Opinion Let them fight
The uncle-nephew fight in the SP could open the space for inner-party democracy in dynastic politics.
There is reason to cheer the uncle-nephew fight in the Samajwadi Party. What makes it exceptional is that disagreements within the family that control a party rarely plays out in the open: The patriarch mediates among warring family members and declares a truce. In this case, Mulayam Singh Yadav, head honcho of the SP, allowed the fight between his brother and son to spill over into public platforms and took sides, interestingly, in favour of his brother. The brother, Shivpal Yadav, having demonstrated that he has the confidence of Mulayam, has now refused to be drawn into a fight with his nephew and UP chief minister, Akhilesh Yadav. Akhilesh had taken key portfolios from Shivpal after Mulayam made his brother the SP’s UP unit chief. That’s the CM’s prerogative, Shivpal told the media on Thursday. With less than six months left for assembly elections, Shivpal will hold the key to ticket distribution. The raucous debate in the SP may seem a family matter, but when family alone matters in the running of the party, such events, in full public view with rare transparency, become refreshing and liberating. It may even encourage dissenters in other parties to open up.
Besides, the issues that triggered infighting in the SP have a political dimension. Akhilesh wasn’t far off the mark when he said, “What you are witnessing is a fight in the government, not the family.” The unrest among SP brass can be traced to matters like how a party ought to expand its reach in modern times and what should be the relations between the party and its government. Shivpal — also Mulayam — prefers political outreach through patronage and tactical alliances with community leaders whereas Akhilesh wants to transcend identity politics and have his development agenda speak for his party and government. This battle of generations in the family for turf also bears witness to a party — and polity — in transition.
That it has taken the form of a chacha-bhatija duel only reflects a structural anomaly in Indian democracy — the domination of the dynasty over party affairs. Finance Minister Arun Jaitley once wondered if 15 families controlled the balance of power in Indian politics.

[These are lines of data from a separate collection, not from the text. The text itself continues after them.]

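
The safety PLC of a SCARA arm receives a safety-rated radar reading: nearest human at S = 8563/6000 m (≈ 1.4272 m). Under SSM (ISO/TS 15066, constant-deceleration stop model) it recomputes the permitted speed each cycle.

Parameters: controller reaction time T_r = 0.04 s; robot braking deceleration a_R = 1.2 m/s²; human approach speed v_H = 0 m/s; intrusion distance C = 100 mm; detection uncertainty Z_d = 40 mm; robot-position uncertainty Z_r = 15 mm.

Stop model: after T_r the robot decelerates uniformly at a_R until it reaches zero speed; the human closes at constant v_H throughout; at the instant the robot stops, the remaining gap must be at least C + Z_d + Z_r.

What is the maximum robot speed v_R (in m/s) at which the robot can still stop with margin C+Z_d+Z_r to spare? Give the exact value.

v_R_max = 17/10 m/s = 1.7000 m/s

quadratic (5/12)·v² + (1/25)·v + (-7633/6000) = 0
  disc = (1/25)² − 4·(5/12)·(-7633/6000) = 190969/90000 ; √disc = 437/300
  v_R = (−(1/25) + 437/300) / (2·(5/12)) = 17/10 m/s
check:
stop time T_s = (17/10)/(6/5) = 1.4167 s
robot in T_r: 1.7000·0.0400 = 0.0680 m
robot covers 1.7000·1.4167 − ½·1.2000·1.4167² = 1.2042 m while stopping
human over T_r+T_s: 0.0000·(0.0400+1.4167) = 0.0000 m
residual clearance needed = 0.1000+0.0400+0.0150 = 0.1550 m
sum ≈ 0.0680+1.2042+0.0000+0.1550 ≈ 1.4272 m = S ✓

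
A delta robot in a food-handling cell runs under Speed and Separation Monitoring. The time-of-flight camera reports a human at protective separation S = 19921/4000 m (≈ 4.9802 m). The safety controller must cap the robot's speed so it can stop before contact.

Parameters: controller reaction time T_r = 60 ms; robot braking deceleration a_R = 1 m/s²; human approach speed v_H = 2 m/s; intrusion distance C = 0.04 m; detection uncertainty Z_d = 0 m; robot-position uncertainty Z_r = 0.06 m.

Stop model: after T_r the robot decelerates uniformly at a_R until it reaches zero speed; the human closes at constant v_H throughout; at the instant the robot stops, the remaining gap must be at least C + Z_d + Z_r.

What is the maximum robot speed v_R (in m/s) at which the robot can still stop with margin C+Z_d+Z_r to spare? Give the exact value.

collect terms ⇒ (1/2)·v_R² + (103/50)·v_R + (-19041/4000) = 0
  disc = (103/50)² − 4·(1/2)·(-19041/4000) = 137641/10000 ; √disc = 371/100
  v_R = (−(103/50) + 371/100) / (2·(1/2)) = 33/20 m/s
check:
T_s = v_R/a_R = (33/20)/1 = 1.6500 s
robot in T_r: 1.6500·0.0600 = 0.0990 m
robot under decel: 1.6500²/(2·1.0000) = 1.3613 m
human over T_r+T_s: 2.0000·(0.0600+1.6500) = 3.4200 m
residual clearance needed = 0.0400+0.0000+0.0600 = 0.1000 m
sum ≈ 0.0990+1.3613+3.4200+0.1000 ≈ 4.9802 m = S ✓

v_R_max = 33/20 m/s = 1.6500 m/s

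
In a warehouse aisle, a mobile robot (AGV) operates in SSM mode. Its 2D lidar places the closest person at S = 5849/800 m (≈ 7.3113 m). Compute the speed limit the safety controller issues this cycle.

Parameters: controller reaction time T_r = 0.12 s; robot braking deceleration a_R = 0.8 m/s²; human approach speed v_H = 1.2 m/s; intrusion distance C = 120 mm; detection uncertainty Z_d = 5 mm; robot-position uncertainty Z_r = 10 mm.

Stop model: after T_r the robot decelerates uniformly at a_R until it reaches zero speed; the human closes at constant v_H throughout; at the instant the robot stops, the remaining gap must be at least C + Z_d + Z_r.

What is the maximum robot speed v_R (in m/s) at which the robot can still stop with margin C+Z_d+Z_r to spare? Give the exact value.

collect terms ⇒ (5/8)·v_R² + (81/50)·v_R + (-28129/4000) = 0
  disc = (81/50)² − 4·(5/8)·(-28129/4000) = 808201/40000 ; √disc = 899/200
  v_R = (−(81/50) + 899/200) / (2·(5/8)) = 23/10 m/s
check:
braking lasts T_s = (23/10)/(4/5) = 2.8750 s
reaction-phase robot travel = 2.3000·0.1200 = 0.2760 m
robot under decel: 2.3000²/(2·0.8000) = 3.3062 m
human over T_r+T_s: 1.2000·(0.1200+2.8750) = 3.5940 m
C+Z_d+Z_r = 0.1200+0.0050+0.0100 = 0.1350 m
sum ≈ 0.2760+3.3062+3.5940+0.1350 ≈ 7.3113 m = S ✓

v_R_max = 23/10 m/s = 2.3000 m/s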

Barring the Left parties and the BJP, most Indian political outfits are run by families, including the grand old party, the Congress — many of them, ironically, grew out of mass movements and initially led by leaders who emerged from the grassroots. The patriarch or matriarch who heads the party is not accountable to anyone: Non-dynasty members can’t question them and expect to stay on. The fight in the SP revealed shades of inner-party democracy, even if it resembled low comedy at times. There needs to be more such duels in other dynasty outfits as well.